Hindenburg Research has built its reputation by successfully targeting several companies. Last year, it had also accused Nikola of fraud. After the allegations, Nikola’s founder Trevor Milton had to quit the company. General Motors also scaled down its partnership with Nikola after the allegations.
Both Nikola and Lordstown are facing an SEC enquiry after the allegations. Earlier this year, Hindenburg had also accused Clover Health, which went public with a SPAC sponsored by Chamath Palihapitiya of hiding material facts. However, Clover Health did not agree to the report and instead called it fictitious.
Lordstown Motors seem to be doing a clean-up exercise as is visible in the shakeup in the top management. The company has appointed Lead Independent Director Angela Strand as Executive Chairwoman of the Company and she will oversee the transition until the company identifies a new CEO.
The crash in Lordstown shares would also impact its capital raising plans. In an SEC filing earlier this month, Lordstown said that “The company believes that its current level of cash and cash equivalents are not sufficient to fund commercial scale production and the launch of sale of such vehicles,” It also raised “substantial doubt” about the ability to continue the business as a “going concern.”
Lordstown needs to raise capital
During their first-quarter 2021 earnings call also it had said that it would need to raise cash. “We are pursuing an Advanced Technology Vehicle Manufacturing (“ATVM”) loan, which is in the due diligence phase, and tax credits and grants across multiple jurisdictions,” said the company in its release. Lordstown had said that it expects to close the loan in the coming months.
Are Lordstown shares worth a look now?
Meanwhile, markets might react positively to the cleanup exercise. Morgan Stanley analyst Adam Jonas believes that the management change is “an important first step for the company to move forward.” He added, “We felt it was untenable for the company to secure necessary new capital with a management team widely seen as potentially not leading the company into the next era of its development.”
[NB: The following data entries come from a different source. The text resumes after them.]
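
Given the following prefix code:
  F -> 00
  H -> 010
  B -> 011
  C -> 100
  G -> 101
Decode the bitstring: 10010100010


Decoding step by step:
Bits 100 -> C
Bits 101 -> G
Bits 00 -> F
Bits 010 -> H


Decoded message: CGFH


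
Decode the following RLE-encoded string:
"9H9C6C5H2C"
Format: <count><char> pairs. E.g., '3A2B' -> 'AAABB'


Expanding each <count><char> pair:
  9H -> 'HHHHHHHHH'
  9C -> 'CCCCCCCCC'
  6C -> 'CCCCCC'
  5H -> 'HHHHH'
  2C -> 'CC'

Decoded = HHHHHHHHHCCCCCCCCCCCCCCCHHHHHCC


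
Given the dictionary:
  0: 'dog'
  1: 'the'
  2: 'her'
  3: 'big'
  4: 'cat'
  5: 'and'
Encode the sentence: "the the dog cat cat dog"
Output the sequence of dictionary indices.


Look up each word in the dictionary:
  'the' -> 1
  'the' -> 1
  'dog' -> 0
  'cat' -> 4
  'cat' -> 4
  'dog' -> 0

Encoded: [1, 1, 0, 4, 4, 0]


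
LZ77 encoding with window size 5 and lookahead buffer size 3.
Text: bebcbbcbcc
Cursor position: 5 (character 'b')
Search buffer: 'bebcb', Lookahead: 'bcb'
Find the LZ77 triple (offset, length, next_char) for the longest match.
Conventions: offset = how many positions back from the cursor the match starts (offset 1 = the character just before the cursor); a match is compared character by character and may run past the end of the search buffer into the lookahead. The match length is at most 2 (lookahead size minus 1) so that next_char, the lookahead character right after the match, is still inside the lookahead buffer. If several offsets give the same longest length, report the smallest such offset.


Try each offset into the search buffer:
  offset=1 (pos 4, char 'b'): match length 1
  offset=2 (pos 3, char 'c'): match length 0
  offset=3 (pos 2, char 'b'): match length 2
  offset=4 (pos 1, char 'e'): match length 0
  offset=5 (pos 0, char 'b'): match length 1
Longest match has length 2 at offset 3.
next_char = character at position 5 + 2 = 7 -> 'b'

Best match: offset=3, length=2 (matching 'bc' starting at position 2)
LZ77 triple: (3, 2, 'b')


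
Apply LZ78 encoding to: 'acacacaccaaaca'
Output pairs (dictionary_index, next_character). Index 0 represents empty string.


LZ78 encoding steps:
Dictionary: {0: ''}
Step 1: w='' (idx 0), next='a' -> output (0, 'a'), add 'a' as idx 1
Step 2: w='' (idx 0), next='c' -> output (0, 'c'), add 'c' as idx 2
Step 3: w='a' (idx 1), next='c' -> output (1, 'c'), add 'ac' as idx 3
Step 4: w='ac' (idx 3), next='a' -> output (3, 'a'), add 'aca' as idx 4
Step 5: w='c' (idx 2), next='c' -> output (2, 'c'), add 'cc' as idx 5
Step 6: w='a' (idx 1), next='a' -> output (1, 'a'), add 'aa' as idx 6
Step 7: w='aca' (idx 4), end of input -> output (4, '')


Encoded: [(0, 'a'), (0, 'c'), (1, 'c'), (3, 'a'), (2, 'c'), (1, 'a'), (4, '')]


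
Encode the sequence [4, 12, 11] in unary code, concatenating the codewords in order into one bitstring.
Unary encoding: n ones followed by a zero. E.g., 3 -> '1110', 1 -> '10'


Encode each number as n ones followed by a terminating 0:
  4 -> 11110 (5 bits)
  12 -> 1111111111110 (13 bits)
  11 -> 111111111110 (12 bits)
Total length = 5 + 13 + 12 = 30 bits.

Unary([4, 12, 11]) = 111101111111111110111111111110 (30 bits)


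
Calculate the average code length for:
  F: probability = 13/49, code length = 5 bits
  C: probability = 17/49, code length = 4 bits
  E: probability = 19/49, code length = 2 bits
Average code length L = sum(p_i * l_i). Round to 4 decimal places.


Weighted contributions p_i * l_i:
  F: (13/49) * 5 = 65/49
  C: (17/49) * 4 = 68/49
  E: (19/49) * 2 = 38/49
Sum = (65 + 68 + 38)/49 = 171/49

L = 171/49 = 3.4898 bits/symbol


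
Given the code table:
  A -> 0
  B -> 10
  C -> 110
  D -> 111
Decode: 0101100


Decoding:
0 -> A
10 -> B
110 -> C
0 -> A


Result: ABCA


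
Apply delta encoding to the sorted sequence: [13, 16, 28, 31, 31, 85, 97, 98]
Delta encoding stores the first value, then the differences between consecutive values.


First value: 13
Deltas:
  16 - 13 = 3
  28 - 16 = 12
  31 - 28 = 3
  31 - 31 = 0
  85 - 31 = 54
  97 - 85 = 12
  98 - 97 = 1


Delta encoded: [13, 3, 12, 3, 0, 54, 12, 1]


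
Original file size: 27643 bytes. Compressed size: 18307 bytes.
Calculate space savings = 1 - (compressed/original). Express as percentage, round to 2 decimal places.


ratio = compressed/original = 18307/27643 = 0.662265
savings = 1 - ratio = 1 - 0.662265 = 0.337735
as a percentage: 0.337735 * 100 = 33.77%

Space savings = 1 - 18307/27643 = 33.77%


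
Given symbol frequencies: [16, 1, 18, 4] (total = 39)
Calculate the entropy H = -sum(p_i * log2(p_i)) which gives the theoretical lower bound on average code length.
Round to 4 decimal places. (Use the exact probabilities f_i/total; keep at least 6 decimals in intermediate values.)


Per-symbol terms -p_i * log2(p_i) with p_i = f_i/39:
  p = 16/39 = 0.410256: log2(p) = -1.285402, -p*log2(p) = 0.527345
  p = 1/39 = 0.025641: log2(p) = -5.285402, -p*log2(p) = 0.135523
  p = 18/39 = 0.461538: log2(p) = -1.115477, -p*log2(p) = 0.514836
  p = 4/39 = 0.102564: log2(p) = -3.285402, -p*log2(p) = 0.336964
H = 0.527345 + 0.135523 + 0.514836 + 0.336964 = 1.514668

H = 1.5147 bits/symbol


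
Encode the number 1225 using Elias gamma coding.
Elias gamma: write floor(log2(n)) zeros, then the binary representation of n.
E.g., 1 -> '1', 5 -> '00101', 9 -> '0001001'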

From here on, execution will be the key for Lordstown Motors. The company expects to start delivering its Endurance pickup beginning next year. The model will compete with F-150 Lightning whose ICE (internal combustion engine) model has been America’s best-selling pickup for decades. Also, we will have Tesla’s Cybertruck which has an unconventional design but carries the brand persona of Tesla as well as its CEO Elon Musk.
Burns could sell shares
Talking of Lordstown, the road ahead could be bumpy as the new management might discover more skeletons in the closet. Jonas also expects selling from Burns. “Anticipate technical selling pressure related to potential stock disposals from departing management, particularly Mr Burns who is the single largest shareholder of RIDE with a 26.25% stake as of the amended 10-K filed June 8th, 2021 (46.35M shares),” he said in the note.
In Nikola’s case also, Milton had disposed of shares after the lock-up expired. According to Jonas, “the biggest issue facing the company is the dependency of the proposition systems in-hub motors.” While Lordstown said that the technology is viable even if untested, many analysts seem to think otherwise.
There could be more selling pressure on Lordstown shares before they recover. Lordstown shares were trading 1.6% lower in US premarket price action today. The shares have now lost over 70% from their 52-week highs.